A few things happened in my early twenties. I fell in with a new social circle shortly after becoming pregnant with a baby girl. For the first time, I was exposed to meaningful ideas about gender inequality that made sense to me and were commensurate with my own experiences. This may or may not bode well for my feminist credibility, but those earliest messages came from men. Intelligent men whose friendship and opinions I valued. In a world where women and our voices are so often dismissed, men who are feminist allies can be a bridge that helps newcomers get over those first barriers to thinking critically about gender. It would be nice if things had been different and my feminist consciousness had blossomed naturally out of close friendships with other women and feelings of sisterly solidarity early in life. However, that’s just not my story. My path to discovering feminism began when a man said to me, “Of course I’m a feminist. You’re not? Why?”

Why, indeed? I had accepted a lot of regrettable cultural scripts that I had never bothered to stop and analyze. One of my university professors would later introduce the trope of the mythical feminist as an “angry, ugly dyke”. I had dated misogynistic guys who would blame my emotional responses to their bad behavior as my “being crazy” – and I believed them. I had befriended girls and young women who later disappointed me or were disappointed by me – and I rationalized these problems as being symptomatic of the inherent difficulty in maintaining relationships with women, rather than normal hiccups in maintaining healthy friendships. I had read articles in magazines about how annoying feminists are and had seen them caricatured on television. Honestly, I thought I knew everything I needed to know. Obviously, I was wrong. But a lot of people are in this spot. They hang out here, possibly indefinitely, until someone makes that bridge. I want this blog to be a bridge – or if it can’t be a bridge, I want it to be a board in that bridge. I want to challenge the way that the media represents feminism and also the way that it represents women. Finally, I want to challenge the way that feminism represents itself: especially the ways in which mainstream feminist outlets sometimes dismiss or outright slander women of color and people with non-conforming gender identities. There is a lot of good in feminism, but as it is a complicated movement with many strains, there is a lot of junk, too, that comes in  the form of ignorance and bigotry. It’s something that we need to talk about.

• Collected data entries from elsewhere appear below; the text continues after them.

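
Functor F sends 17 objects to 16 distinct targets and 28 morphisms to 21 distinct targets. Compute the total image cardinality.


The image of F consists of distinct objects and distinct morphisms.
|Im(F)| on objects = 16
|Im(F)| on morphisms = 21
Total image cardinality = 16 + 21 = 37

37


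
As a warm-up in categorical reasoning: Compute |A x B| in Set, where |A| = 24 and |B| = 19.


In Set, the product A x B is the Cartesian product.
By the universal property, |A x B| = |A| * |B|.
|A x B| = 24 * 19 = 456

456


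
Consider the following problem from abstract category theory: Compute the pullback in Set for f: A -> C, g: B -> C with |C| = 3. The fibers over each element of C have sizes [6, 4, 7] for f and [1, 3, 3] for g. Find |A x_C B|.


The pullback A x_C B consists of pairs (a, b) with f(a) = g(b).
For each element c in C, the fiber product has |f^-1(c)| * |g^-1(c)| elements.
Summing over C: 6 * 1 + 4 * 3 + 7 * 3
= 6 + 12 + 21 = 39

39


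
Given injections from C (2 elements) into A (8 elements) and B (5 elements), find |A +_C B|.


The pushout A +_C B identifies the images of C in A and B.
|A +_C B| = |A| + |B| - |C| (for injections).
= 8 + 5 - 2 = 11

11


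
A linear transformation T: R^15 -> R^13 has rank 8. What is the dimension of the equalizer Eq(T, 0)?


The equalizer of f and the zero map is ker(f).
By the rank-nullity theorem: dim(ker(f)) = dim(domain) - rank(f).
dim(ker(f)) = 15 - 8 = 7

7


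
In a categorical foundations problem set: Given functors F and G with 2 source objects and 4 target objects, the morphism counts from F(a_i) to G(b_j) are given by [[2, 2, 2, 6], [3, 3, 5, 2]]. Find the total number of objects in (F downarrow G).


Objects of (F downarrow G) are triples (a, b, h: F(a)->G(b)).
The count equals the sum of all entries in the hom-matrix.
sum(row 0) = 12
sum(row 1) = 13
Grand total = 25

25


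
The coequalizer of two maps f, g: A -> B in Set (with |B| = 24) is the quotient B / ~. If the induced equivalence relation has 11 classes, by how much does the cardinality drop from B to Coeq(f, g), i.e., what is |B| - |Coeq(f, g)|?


The coequalizer Coeq(f, g) = B / ~ has one element per equivalence class.
|B| = 24, |Coeq(f, g)| = 11.
|B| - |Coeq(f, g)| = 24 - 11 = 13.

13


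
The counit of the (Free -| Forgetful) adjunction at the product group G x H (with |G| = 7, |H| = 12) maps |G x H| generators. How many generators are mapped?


The counit epsilon_K: F(U(K)) -> K of the Free-Forgetful adjunction
maps |K| generators of F(U(K)) into K. For K = G x H (the product group),
|G x H| = |G| * |H|.
Total generators mapped = 7 * 12 = 84.

84


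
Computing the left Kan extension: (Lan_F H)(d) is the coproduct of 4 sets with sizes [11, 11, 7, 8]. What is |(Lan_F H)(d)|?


Pointwise, the left Kan extension (Lan_F H)(d) is the colimit, indexed
by the comma category (F downarrow d), of H composed with the
projection (F downarrow d) -> C. Here that colimit is given
as a coproduct (disjoint union) of sets, so its cardinality is the
sum of the sizes of the summands.
Coproduct of sets with sizes: 11 + 11 + 7 + 8
= 37

37


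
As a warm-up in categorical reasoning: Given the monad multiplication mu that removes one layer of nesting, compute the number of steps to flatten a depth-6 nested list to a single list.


Each application of mu: T^2 -> T removes one layer of nesting.
Starting at depth 6 (i.e., T^6(X)), we need to reach T(X).
Number of mu applications = 6 - 1 = 5

5


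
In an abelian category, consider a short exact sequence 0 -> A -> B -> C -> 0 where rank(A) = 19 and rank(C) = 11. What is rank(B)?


For a short exact sequence 0 -> A -> B -> C -> 0,
rank is additive: rank(B) = rank(A) + rank(C).
rank(B) = 19 + 11 = 30

30


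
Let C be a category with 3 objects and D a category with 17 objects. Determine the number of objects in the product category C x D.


The product category C x D has objects that are pairs (c, d).
Number of pairs = |Ob(C)| * |Ob(D)| = 3 * 17 = 51

51


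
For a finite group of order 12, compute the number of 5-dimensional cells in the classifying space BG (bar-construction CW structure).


In the bar-construction CW model of BG, the n-cells are indexed by
n-tuples [g_1|...|g_n] of non-identity elements of G (degenerate
simplices with some g_i = e do not contribute cells), so there are
(|G| - 1)^n n-cells.
For dim = 5 with |G| = 12:
cells = (12 - 1)^5 = 11^5 = 161051

161051


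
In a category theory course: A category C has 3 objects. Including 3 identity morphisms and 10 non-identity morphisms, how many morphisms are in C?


Each object has an identity morphism, giving 3 identities.
Adding the 10 non-identity morphisms:
Total = 3 + 10 = 13

13


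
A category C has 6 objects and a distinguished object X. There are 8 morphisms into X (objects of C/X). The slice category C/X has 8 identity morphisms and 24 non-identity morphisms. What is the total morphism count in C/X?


In the slice category C/X, objects are morphisms to X.
Identity morphisms: 8 (one per object of C/X).
Non-identity morphisms: 24.
Total = 8 + 24 = 32

32


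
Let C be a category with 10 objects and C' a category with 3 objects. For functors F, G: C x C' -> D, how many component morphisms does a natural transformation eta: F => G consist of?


A natural transformation eta: F => G assigns one component morphism per
object of the domain category.
The domain is the product category C x C', so
|Ob(C x C')| = |Ob(C)| * |Ob(C')| = 10 * 3 = 30.
Therefore eta has 30 component morphisms.

30


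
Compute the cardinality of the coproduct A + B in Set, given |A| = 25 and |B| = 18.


In Set, the coproduct A + B is the disjoint union.
|A + B| = |A| + |B| = 25 + 18 = 43

43


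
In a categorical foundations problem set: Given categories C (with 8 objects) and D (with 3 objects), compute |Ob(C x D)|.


The product category C x D has objects that are pairs (c, d).
Number of pairs = |Ob(C)| * |Ob(D)| = 8 * 3 = 24

24


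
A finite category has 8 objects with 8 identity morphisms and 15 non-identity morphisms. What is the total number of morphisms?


Each object has an identity morphism, giving 8 identities.
Adding the 15 non-identity morphisms:
Total = 8 + 15 = 23

23


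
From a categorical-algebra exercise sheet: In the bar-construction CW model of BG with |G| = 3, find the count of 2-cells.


In the bar-construction CW model of BG, the n-cells are indexed by
n-tuples [g_1|...|g_n] of non-identity elements of G (degenerate
simplices with some g_i = e do not contribute cells), so there are
(|G| - 1)^n n-cells.
For dim = 2 with |G| = 3:
cells = (3 - 1)^2 = 2^2 = 4

4


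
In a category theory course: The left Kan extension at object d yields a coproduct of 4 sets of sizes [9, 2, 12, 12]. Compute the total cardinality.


Pointwise, the left Kan extension (Lan_F H)(d) is the colimit, indexed
by the comma category (F downarrow d), of H composed with the
projection (F downarrow d) -> C. Here that colimit is given
as a coproduct (disjoint union) of sets, so its cardinality is the
sum of the sizes of the summands.
Coproduct of sets with sizes: 9 + 2 + 12 + 12
= 35

35


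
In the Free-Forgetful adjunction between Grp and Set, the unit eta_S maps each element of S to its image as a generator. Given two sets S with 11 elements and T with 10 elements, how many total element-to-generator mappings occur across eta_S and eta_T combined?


The unit eta_X: X -> U(F(X)) of the Free-Forgetful adjunction
maps each element of X to a generator of F(X). For X = S + T (disjoint
union in Set), |S + T| = |S| + |T|.
Total mappings = 11 + 10 = 21.

21


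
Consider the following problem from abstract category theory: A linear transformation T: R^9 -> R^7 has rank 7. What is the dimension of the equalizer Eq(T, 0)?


The equalizer of f and the zero map is ker(f).
By the rank-nullity theorem: dim(ker(f)) = dim(domain) - rank(f).
dim(ker(f)) = 9 - 7 = 2

2


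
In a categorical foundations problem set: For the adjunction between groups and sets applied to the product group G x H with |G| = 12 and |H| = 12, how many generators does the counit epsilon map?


The counit epsilon_K: F(U(K)) -> K of the Free-Forgetful adjunction
maps |K| generators of F(U(K)) into K. For K = G x H (the product group),
|G x H| = |G| * |H|.
Total generators mapped = 12 * 12 = 144.

144


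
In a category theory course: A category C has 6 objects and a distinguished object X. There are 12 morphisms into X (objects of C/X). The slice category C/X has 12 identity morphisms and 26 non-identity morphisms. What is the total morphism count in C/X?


In the slice category C/X, objects are morphisms to X.
Identity morphisms: 12 (one per object of C/X).
Non-identity morphisms: 26.
Total = 12 + 26 = 38

38


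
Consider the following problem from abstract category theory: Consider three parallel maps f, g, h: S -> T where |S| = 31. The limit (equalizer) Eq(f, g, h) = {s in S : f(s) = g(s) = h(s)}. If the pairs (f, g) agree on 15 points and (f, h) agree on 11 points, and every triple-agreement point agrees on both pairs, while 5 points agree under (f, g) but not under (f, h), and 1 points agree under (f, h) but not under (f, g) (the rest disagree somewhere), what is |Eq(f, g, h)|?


Eq(f, g, h) is the triple-agreement set: points in S where all three
maps take the same value. Using inclusion-exclusion on the pairwise data:
Pair (f, g) agrees on 15 points; pair (f, h) on 11 points.
Points agreeing under (f, g) but not (f, h) = 5; under (f, h) but not (f, g) = 1.
Triple-agreement = agreement-in-(f, g) minus points that agree under (f, g) but not (f, h):
|Eq(f, g, h)| = 15 - 5 = 10
(cross-check via (f, h): 11 - 1 = 10.)

10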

Finally, I wanted to distinguish this body of work as “nonfiction” because, while analysis of fictional narratives in books, televisions shows and movies is often useful, it’s not my focus. Other people are already doing that work and many are doing it quite well, so I don’t see a need for my voice in that arena. For that reason, my writing is fundamentally centered on the way that feminist theories apply and interact with real people, from the individual level all the way up to broader institutions, government, and society.

As a person who is flawed and does not have deep roots of longevity in the feminist movement, I’m still learning about it myself. I have read quite a lot of diverse feminist theory and am always looking to grow and see new ways that feminism is defined and interpreted by people of different backgrounds. I will happily share my reading list with all of you as it evolves. I welcome and encourage respectful dissent and sharing of ideas. However, I also want to make sure that when sensationalist and clearly false representations of feminism make their way through mainstream media outlets that there is a voice to answer back. As of right now, that voice is mine. Let’s see what happens.